Cumhuriyet Halk Partisi’nin eski Genel Başkanı Kemal Kılıçdaroğlu’nun aktif siyaseti tamamen bırakma kararı aldığı öğrenildi. Son dönemde parti içindeki yolsuzluk ve rüşvet iddialarına sert tepki göstererek “Partiyi temizleyin” çıkışı yapan Kılıçdaroğlu’nun, bu sözlerinin ardından yeni bir yol haritası çizdiği ortaya çıktı.
Kulislerde uzun süredir konuşulan “geri dönüş” iddialarına Kılıçdaroğlu cephesinden net bir yanıt geldi. Eski genel başkanın ne CHP’de yeniden liderlik koltuğuna oturmak ne de başka bir siyasi partinin başına geçmek gibi bir planının olmadığı ifade ediliyor. Yakın çevresine göre Kılıçdaroğlu, Türkiye’deki günlük siyasi çekişmelerden bilinçli olarak uzaklaşma kararı aldı.
Kılıçdaroğlu’nun son dönemde yaptığı “CHP arınmalı” vurgusu, parti içinde ve kamuoyunda geniş yankı uyandırmıştı. Yakın çevresine yaptığı değerlendirmelerde, kendi genel başkanlığı dönemine dikkat çeken Kılıçdaroğlu’nun,
“Benim dönemimde partim rüşvet ve yolsuzluk iddialarıyla anılsaydı, gereğini tereddütsüz yapardım” sözleriyle mevcut tabloya duyduğu rahatsızlığı dile getirdiği belirtiliyor.

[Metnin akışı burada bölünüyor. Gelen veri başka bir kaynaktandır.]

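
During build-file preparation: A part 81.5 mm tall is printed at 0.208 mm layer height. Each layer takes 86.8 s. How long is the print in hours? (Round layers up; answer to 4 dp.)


Layers = ceil(81.5/0.208) = 392
t = 392 * 86.8 / 3600 = 9.4516 hrs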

Aktif siyasetten çekilme kararının arkasında kişisel nedenler de bulunuyor. Bir süredir sağlık sorunları nedeniyle tedavi gören eşi Selvi Kılıçdaroğlu ile daha yakından ilgilenmek isteyen Kılıçdaroğlu’nun, bu süreci ailesine ayıracağı öğrenildi. Yakın dostları, bu kararın Kılıçdaroğlu için “gecikmiş bir iç muhasebe” olduğunu ifade ediyor.

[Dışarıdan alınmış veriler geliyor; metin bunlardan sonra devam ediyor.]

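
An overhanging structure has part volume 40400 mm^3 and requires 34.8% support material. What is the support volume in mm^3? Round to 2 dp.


V_support = 40400 * 0.348 = 14059.2 mm^3


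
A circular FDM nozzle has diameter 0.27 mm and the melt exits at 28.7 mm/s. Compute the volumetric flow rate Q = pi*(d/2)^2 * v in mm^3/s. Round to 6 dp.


A = pi*(0.27/2)^2 = 0.05725553 mm^2
Q = 0.05725553 * 28.7 = 1.643234 mm^3/s


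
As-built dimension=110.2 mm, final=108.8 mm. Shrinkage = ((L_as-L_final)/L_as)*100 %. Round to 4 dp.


Shrinkage = ((110.2-108.8)/110.2)*100 = 1.2704 %


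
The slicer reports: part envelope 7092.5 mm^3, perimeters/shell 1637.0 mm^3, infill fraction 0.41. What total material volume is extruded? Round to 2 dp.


V_infill = (7092.5 - 1637.0) * 0.41 = 2236.76
V_total = 1637.0 + 2236.76 = 3873.76 mm^3


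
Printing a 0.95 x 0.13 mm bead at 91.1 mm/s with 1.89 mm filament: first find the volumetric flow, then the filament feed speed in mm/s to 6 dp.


Q = 0.95 * 0.13 * 91.1 = 11.25085 mm^3/s
A_fil = pi*(1.89/2)^2 = 2.80552078 mm^2
v_feed = 11.25085 / 2.80552078 = 4.010254 mm/s


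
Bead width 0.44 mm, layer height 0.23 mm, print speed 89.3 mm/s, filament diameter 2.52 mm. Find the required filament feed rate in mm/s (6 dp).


Q = 0.44 * 0.23 * 89.3 = 9.03716 mm^3/s
A_fil = pi*(2.52/2)^2 = 4.9875925 mm^2
v_feed = 9.03716 / 4.9875925 = 1.811928 mm/s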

Kemal Kılıçdaroğlu’nun bundan sonraki rotası ise dikkat çekici. Avukatı Celal Çelik’in hukuk ofisini çalışma ofisi olarak kullanmaya başlayan Kılıçdaroğlu’nun, iç politikadan ziyade küresel gelişmeler, demokrasi, sosyal adalet ve uluslararası siyaset başlıklarına yoğunlaşacağı kaydediliyor.

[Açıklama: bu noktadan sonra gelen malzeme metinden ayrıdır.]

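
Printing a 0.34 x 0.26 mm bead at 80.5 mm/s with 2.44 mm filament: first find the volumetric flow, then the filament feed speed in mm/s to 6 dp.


Q = 0.34 * 0.26 * 80.5 = 7.1162 mm^3/s
A_fil = pi*(2.44/2)^2 = 4.67594651 mm^2
v_feed = 7.1162 / 4.67594651 = 1.521874 mm/s


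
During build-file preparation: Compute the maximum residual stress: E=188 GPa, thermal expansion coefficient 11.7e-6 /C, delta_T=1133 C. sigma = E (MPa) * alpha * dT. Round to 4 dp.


sigma = 188*1000 * 11.7e-6 * 1133 = 2492.1468 MPa


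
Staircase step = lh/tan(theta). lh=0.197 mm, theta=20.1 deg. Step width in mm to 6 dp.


step = 0.197 / tan(20.1) = 0.538328 mm


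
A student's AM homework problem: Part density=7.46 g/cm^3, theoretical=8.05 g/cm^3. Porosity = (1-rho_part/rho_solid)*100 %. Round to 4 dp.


Porosity = (1-7.46/8.05)*100 = 7.3292 %


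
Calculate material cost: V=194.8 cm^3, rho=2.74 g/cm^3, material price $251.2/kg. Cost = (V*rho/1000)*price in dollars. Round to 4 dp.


Mass = 194.8*2.74/1000 = 0.533752 kg
Cost = 0.533752 * 251.2 = 134.0785 $


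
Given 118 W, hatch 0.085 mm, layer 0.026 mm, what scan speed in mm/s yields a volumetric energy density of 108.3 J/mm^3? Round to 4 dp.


v = 118 / (108.3*0.085*0.026) = 493.0163 mm/s


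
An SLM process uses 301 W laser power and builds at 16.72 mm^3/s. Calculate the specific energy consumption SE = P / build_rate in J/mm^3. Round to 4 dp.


SE = 301 / 16.72 = 18.0024 J/mm^3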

Edinilen bilgilere göre Kılıçdaroğlu, çeşitli platformlarda yayımlanan makalelerine devam edecek. Ayrıca sosyal medya üzerinden zaman zaman videolu değerlendirmeler yaparak hem Türkiye’ye hem de dünyaya dair görüşlerini paylaşmayı sürdürecek. Ancak bu paylaşımların hiçbirinin “aktif siyaset” kapsamında olmayacağı özellikle vurgulanıyor.
Siyasi kulislerde Kılıçdaroğlu’nun bu hamlesi, “tam anlamıyla bir geri çekilme değil, farklı bir konumlanma” olarak yorumlanıyor. Destekçileri, onun bundan sonra siyaset üstü bir figür olarak fikir üretmeye devam edeceğini savunurken, eleştirmenler ise bu kararı CHP içindeki tartışmaların dolaylı bir sonucu olarak değerlendiriyor.
Tek bir gerçek var:
Kemal Kılıçdaroğlu’nun aktif siyasete veda kararı, Ankara’da uzun süre konuşulacak ve siyasi dengeler üzerindeki etkisi zamanla daha net görülecek.